In letter and spirit

Ranjeet Pratap Singh, hailing from a small village in Rai Bareilly, Uttar Pradesh,  has been a voracious reader since the age of 10 and read over 100 books a year — novels, magazines, comics and storybooks in Hindi.

When he started with his engineering course, he shifted to books in English since material in Hindi generally wasn’t available online and offline. All this while, he felt a void and would tell his friends that one should be able to read in a language of their choice. Little did he know then that he would later create a platform for many struggling with English and wishing to read and write in a language they connected with.

Two years back, he left his secure, well-paying job, as the young man felt he was too young to be so comfortable and needed to push himself, learn and grow. “I decided to quit the corporate sector and was wondering which direction I should head in when my friends came forward with their suggestion. They encouraged me saying that I’ve been talking about material not being available in different languages and should do something to tackle the problem,” says Ranjeet.

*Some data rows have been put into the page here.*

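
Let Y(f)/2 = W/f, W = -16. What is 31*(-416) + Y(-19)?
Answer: -244992/19 ≈ -12894.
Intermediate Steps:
Y(f) = -32/f (Y(f) = 2*(-16/f) = -32/f)
31*(-416) + Y(-19) = 31*(-416) - 32/(-19) = -12896 - 32*(-1/19) = -12896 + 32/19 = -244992/19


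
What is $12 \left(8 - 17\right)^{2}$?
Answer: $972$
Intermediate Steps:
$12 \left(8 - 17\right)^{2} = 12 \left(-9\right)^{2} = 12 \cdot 81 = 972$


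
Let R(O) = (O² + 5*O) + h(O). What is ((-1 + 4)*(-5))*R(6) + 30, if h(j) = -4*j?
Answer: -600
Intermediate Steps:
R(O) = O + O² (R(O) = (O² + 5*O) - 4*O = O + O²)
((-1 + 4)*(-5))*R(6) + 30 = ((-1 + 4)*(-5))*(6*(1 + 6)) + 30 = (3*(-5))*(6*7) + 30 = -15*42 + 30 = -630 + 30 = -600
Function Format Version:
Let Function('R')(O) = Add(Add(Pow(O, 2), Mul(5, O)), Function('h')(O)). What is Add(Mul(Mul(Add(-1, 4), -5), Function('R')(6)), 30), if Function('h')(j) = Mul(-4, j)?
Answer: -600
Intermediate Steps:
Function('R')(O) = Add(O, Pow(O, 2)) (Function('R')(O) = Add(Add(Pow(O, 2), Mul(5, O)), Mul(-4, O)) = Add(O, Pow(O, 2)))
Add(Mul(Mul(Add(-1, 4), -5), Function('R')(6)), 30) = Add(Mul(Mul(Add(-1, 4), -5), Mul(6, Add(1, 6))), 30) = Add(Mul(Mul(3, -5), Mul(6, 7)), 30) = Add(Mul(-15, 42), 30) = Add(-630, 30) = -600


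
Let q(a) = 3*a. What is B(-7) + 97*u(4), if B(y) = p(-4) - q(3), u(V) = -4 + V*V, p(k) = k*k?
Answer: 1171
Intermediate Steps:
p(k) = k²
u(V) = -4 + V²
B(y) = 7 (B(y) = (-4)² - 3*3 = 16 - 1*9 = 16 - 9 = 7)
B(-7) + 97*u(4) = 7 + 97*(-4 + 4²) = 7 + 97*(-4 + 16) = 7 + 97*12 = 7 + 1164 = 1171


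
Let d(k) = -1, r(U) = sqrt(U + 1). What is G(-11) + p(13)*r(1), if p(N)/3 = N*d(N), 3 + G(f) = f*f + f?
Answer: 107 - 39*sqrt(2) ≈ 51.846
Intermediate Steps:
r(U) = sqrt(1 + U)
G(f) = -3 + f + f**2 (G(f) = -3 + (f*f + f) = -3 + (f**2 + f) = -3 + (f + f**2) = -3 + f + f**2)
p(N) = -3*N (p(N) = 3*(N*(-1)) = 3*(-N) = -3*N)
G(-11) + p(13)*r(1) = (-3 - 11 + (-11)**2) + (-3*13)*sqrt(1 + 1) = (-3 - 11 + 121) - 39*sqrt(2) = 107 - 39*sqrt(2)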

That’s when ‘Pratilipi’ was born. A Sanskrit word, it means ‘you become what you read’. And that’s the very premise on which it was founded by Ranjeet and his partners Prashant Gupta, Rahul Ranjan, Sankaranarayanan Devarajan and Sahradayi Modi.
The creative, self-publishing platform offers people an opportunity to publish their own content, be it stories, poems, books or essays, and also read different content. “When we started, we had material in only two languages — Hindi and Gujarati. Now, we have grown to include eight languages, namely Hindi, Bengali, Marathi, Kannada, Gujarati, Tamil, Telugu and Malayalam. We have around 6,000 writers now and about 1 million readers every month. All one needs to do is register on the website and savour the joy of reading and writing without any constraints.”

The platform also has works by popular writers and even award-winning ones apart from those by amateur writers. “We plan to launch an Android app next month and also a feature to interact with your favourite authors,” says Ranjeet.
Who says then language is a barrier?